Lake Fenton, Fenton Score Well on AYP, Have Room for Improvement
Fenton High School falls short of Adequate Yearly Progress, while Lake Fenton High School receives a "B."
However, both districts also had places they could improve.
Fenton High School did not meet Adequate Yearly Progress because of shortfalls with two different groups of students. Fenton High School did not meet AYP with economically disadvantaged students in math participation. They did also not meet standards with students with disabilities in math and English and language arts participation.
To make AYP, a school must test 95 percent of its students in total and in each required student demographic group defined by the federal law. The school also must attain the target achievement goal in English language arts and mathematics, or reduce the percentage of students in the non-proficient category of achievement by 10 percent.

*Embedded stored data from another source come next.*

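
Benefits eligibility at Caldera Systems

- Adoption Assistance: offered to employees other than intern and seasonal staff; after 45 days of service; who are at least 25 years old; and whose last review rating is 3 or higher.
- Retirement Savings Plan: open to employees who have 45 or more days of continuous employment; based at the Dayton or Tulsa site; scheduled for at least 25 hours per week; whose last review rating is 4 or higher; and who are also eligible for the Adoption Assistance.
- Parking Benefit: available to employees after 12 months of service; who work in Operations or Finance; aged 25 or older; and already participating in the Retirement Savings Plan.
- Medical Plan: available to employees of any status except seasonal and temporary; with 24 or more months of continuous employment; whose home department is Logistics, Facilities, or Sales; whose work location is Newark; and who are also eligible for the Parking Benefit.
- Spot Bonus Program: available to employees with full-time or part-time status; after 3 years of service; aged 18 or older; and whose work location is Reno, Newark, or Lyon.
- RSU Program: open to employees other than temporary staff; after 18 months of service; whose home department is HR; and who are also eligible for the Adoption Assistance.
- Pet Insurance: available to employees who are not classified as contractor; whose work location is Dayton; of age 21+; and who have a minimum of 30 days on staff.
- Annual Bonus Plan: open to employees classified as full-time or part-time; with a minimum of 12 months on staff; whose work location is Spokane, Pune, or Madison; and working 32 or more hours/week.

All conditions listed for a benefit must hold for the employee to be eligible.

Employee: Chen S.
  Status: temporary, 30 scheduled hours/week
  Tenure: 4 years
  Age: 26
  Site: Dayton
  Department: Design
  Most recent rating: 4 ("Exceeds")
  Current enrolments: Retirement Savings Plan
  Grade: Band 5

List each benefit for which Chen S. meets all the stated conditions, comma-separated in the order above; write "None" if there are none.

Adoption Assistance, Retirement Savings Plan, Pet Insurance

Adoption Assistance — status temporary ✓ (not excluded); service 4 years ≥ 45 days ✓; age 26 ≥ 25 ✓; rating 4 ≥ 3 ✓ → eligible.
Retirement Savings Plan — service 4 years ≥ 45 days ✓; site Dayton ✓; 30 hrs/wk ≥ 25 ✓; rating 4 ≥ 4 ✓; eligible for Adoption Assistance ✓ → eligible.
Parking Benefit — service 4 years ≥ 12 months (≈360 days) ✓; dept Design ✗ → not eligible.
Medical Plan — status temporary ✗ (excluded) → not eligible.
Spot Bonus Program — status temporary ✗ (requires full-time or part-time) → not eligible.
RSU Program — status temporary ✗ (excluded) → not eligible.
Pet Insurance — status temporary ✓ (not excluded); site Dayton ✓; age 26 ≥ 21 ✓; service 4 years ≥ 30 days ✓ → eligible.
Annual Bonus Plan — status temporary ✗ (requires full-time or part-time) → not eligible.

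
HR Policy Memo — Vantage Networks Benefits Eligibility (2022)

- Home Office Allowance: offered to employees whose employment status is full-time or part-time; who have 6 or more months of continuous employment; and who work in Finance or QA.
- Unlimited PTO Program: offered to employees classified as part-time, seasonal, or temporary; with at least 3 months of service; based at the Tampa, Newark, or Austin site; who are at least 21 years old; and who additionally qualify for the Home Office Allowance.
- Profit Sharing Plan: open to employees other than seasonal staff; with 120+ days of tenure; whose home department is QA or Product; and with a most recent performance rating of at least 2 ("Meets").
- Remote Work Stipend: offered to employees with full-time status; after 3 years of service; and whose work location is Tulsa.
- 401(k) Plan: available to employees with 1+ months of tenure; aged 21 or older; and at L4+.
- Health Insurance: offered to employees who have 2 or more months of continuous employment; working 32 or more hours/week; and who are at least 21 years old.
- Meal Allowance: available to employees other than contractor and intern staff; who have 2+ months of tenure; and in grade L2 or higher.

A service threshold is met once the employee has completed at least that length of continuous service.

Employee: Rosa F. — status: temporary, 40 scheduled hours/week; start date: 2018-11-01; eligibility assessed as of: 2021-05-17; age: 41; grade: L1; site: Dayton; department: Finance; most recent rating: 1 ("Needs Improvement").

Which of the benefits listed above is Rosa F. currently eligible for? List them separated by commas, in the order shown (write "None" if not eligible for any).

Service from 2018-11-01 to 2021-05-17: 928 days.
Home Office Allowance — status temporary ✗ (requires full-time or part-time) → not eligible.
Unlimited PTO Program — status temporary ✓; service 928 days ≥ 3 months (≈90 days) ✓; site Dayton ✗ (not Tampa, Newark, or Austin) → not eligible.
Profit Sharing Plan — status temporary ✓ (not excluded); service 928 days ≥ 120 days ✓; dept Finance ✗ → not eligible.
Remote Work Stipend — status temporary ✗ (requires full-time) → not eligible.
401(k) Plan — service 928 days ≥ 1 month (≈30 days) ✓; age 41 ≥ 21 ✓; grade L1 < L4 ✗ → not eligible.
Health Insurance — service 928 days ≥ 2 months (≈60 days) ✓; 40 hrs/wk ≥ 32 ✓; age 41 ≥ 21 ✓ → eligible.
Meal Allowance — status temporary ✓ (not excluded); service 928 days ≥ 2 months (≈60 days) ✓; grade L1 < L2 ✗ → not eligible.

Health Insurance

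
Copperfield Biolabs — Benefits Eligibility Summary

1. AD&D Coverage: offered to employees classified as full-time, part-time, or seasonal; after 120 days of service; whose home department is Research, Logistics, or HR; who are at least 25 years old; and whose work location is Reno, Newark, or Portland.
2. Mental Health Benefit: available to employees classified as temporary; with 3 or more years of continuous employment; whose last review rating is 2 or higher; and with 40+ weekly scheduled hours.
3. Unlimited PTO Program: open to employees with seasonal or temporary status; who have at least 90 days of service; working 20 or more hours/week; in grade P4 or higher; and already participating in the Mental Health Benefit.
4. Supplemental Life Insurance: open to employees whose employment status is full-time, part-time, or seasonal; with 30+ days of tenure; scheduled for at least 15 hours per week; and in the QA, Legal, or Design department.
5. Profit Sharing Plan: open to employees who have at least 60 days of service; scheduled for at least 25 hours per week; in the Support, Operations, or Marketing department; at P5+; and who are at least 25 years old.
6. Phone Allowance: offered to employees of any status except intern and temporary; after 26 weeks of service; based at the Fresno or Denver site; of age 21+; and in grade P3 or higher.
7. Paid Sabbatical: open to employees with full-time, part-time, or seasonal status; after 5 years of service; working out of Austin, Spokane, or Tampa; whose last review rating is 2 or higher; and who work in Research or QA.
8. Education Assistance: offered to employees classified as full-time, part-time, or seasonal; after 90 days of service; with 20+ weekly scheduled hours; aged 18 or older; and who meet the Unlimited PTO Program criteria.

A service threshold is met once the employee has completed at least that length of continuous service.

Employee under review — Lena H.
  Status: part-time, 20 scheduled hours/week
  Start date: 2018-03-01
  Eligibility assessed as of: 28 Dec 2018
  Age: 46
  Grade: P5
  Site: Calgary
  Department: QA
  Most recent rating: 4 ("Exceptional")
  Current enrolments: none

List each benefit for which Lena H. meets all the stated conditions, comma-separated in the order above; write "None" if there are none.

Supplemental Life Insurance

Service from 2018-03-01 to 28 Dec 2018: 302 days.
AD&D Coverage — status part-time ✓; service 302 days ≥ 120 days ✓; dept QA ✗ → not eligible.
Mental Health Benefit — status part-time ✗ (requires temporary) → not eligible.
Unlimited PTO Program — status part-time ✗ (requires seasonal or temporary) → not eligible.
Supplemental Life Insurance — status part-time ✓; service 302 days ≥ 30 days ✓; 20 hrs/wk ≥ 15 ✓; dept QA ✓ → eligible.
Profit Sharing Plan — service 302 days ≥ 60 days ✓; 20 hrs/wk < 25 ✗ → not eligible.
Phone Allowance — status part-time ✓ (not excluded); service 302 days ≥ 26 weeks (≈182 days) ✓; site Calgary ✗ (not Fresno or Denver) → not eligible.
Paid Sabbatical — status part-time ✓; service 302 days < 5 years (≈1825 days) ✗ → not eligible.
Education Assistance — status part-time ✓; service 302 days ≥ 90 days ✓; 20 hrs/wk ≥ 20 ✓; age 46 ≥ 18 ✓; not eligible for Unlimited PTO Program ✗ → not eligible.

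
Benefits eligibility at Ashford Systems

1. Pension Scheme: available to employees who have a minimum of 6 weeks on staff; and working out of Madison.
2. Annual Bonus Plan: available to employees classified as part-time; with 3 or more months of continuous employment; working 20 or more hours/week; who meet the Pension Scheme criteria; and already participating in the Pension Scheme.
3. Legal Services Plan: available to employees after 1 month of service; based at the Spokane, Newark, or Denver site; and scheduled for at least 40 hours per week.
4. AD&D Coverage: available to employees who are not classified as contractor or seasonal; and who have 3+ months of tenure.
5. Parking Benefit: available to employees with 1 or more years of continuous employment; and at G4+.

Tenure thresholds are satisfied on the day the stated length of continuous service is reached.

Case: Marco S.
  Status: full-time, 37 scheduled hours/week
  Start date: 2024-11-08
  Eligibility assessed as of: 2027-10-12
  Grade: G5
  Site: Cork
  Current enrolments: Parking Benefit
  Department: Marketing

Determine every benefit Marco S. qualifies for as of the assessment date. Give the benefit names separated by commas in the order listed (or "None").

Service from 2024-11-08 to 2027-10-12: 1068 days.
Pension Scheme — service 1068 days ≥ 6 weeks (≈42 days) ✓; site Cork ✗ (not Madison) → not eligible.
Annual Bonus Plan — status full-time ✗ (requires part-time) → not eligible.
Legal Services Plan — service 1068 days ≥ 1 month (≈30 days) ✓; site Cork ✗ (not Spokane, Newark, or Denver) → not eligible.
AD&D Coverage — status full-time ✓ (not excluded); service 1068 days ≥ 3 months (≈90 days) ✓ → eligible.
Parking Benefit — service 1068 days ≥ 1 year (≈365 days) ✓; grade G5 ≥ G4 ✓ → eligible.

AD&D Coverage, Parking Benefit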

Fenton High School principal Mark Suchowski was not immediately available to return phone messages.
Andrew G. Schmidt Middle School along with North Road, State Road and Tomek-Eastern Elementary Schools all received an “A” accreditation grade on their “report card.”
In the Lake Fenton district, Lake Fenton Middle School, Torrey Hill Intermediate School and West Shore Elementary School all received an “A,” while Lake Fenton High School received a “B” grade.
Lake Fenton superintendent Wayne Wright was not immediately available for comment.
Overall Michigan schools saw a 7.1 percentage point decrease in students making AYP, dropping from 86 percent of schools in 2009-2010 to 79 percent in 2010-2011.
Michigan high school students showed significant declines in the percentage of high schools making AYP, going from 81.9% last year to 60% this year.
Jan Ellis, spokeswoman for the MDE, suggested the drop is the result of increasing proficiency target amid growing academic expectations. She said every time the state increases the target by 10 or 12 points, especially in math, there tends to be a group of students on the cusp, that when the scores increase, they just don't make it.
She said the math targets, for instance, had not increased for three years in a row, giving some students a chance to start to catch up, then they jumped significantly this past year, which put students behind again.
"We are raising the bar on what they need to know, to also raise AYP simultaneously is very, very difficult," she said.
Ellis said the state is awaiting word on whether the federal government will give Michigan a waiver on meeting proficiency targets in the next 10 years as it works on boosting overall academic performance.
She said that will allow the state to balance yearly progress with the increase in rigor in schools in Michigan are facing as the state adopts Common Core Standards.
"We want to raise the rigor of what students know, rather than lower the bar," she said.
Common Core Standards, essentially means setting specific goals for what students need to know in each subject. For instance, what exactly students should know in each grade/subject to have a clear understanding of it.
This, Ellis said, will better prepare students for college and career paths, make them reading to take the national assessment test, boost ACT scores and give a better understanding of what they are being taught.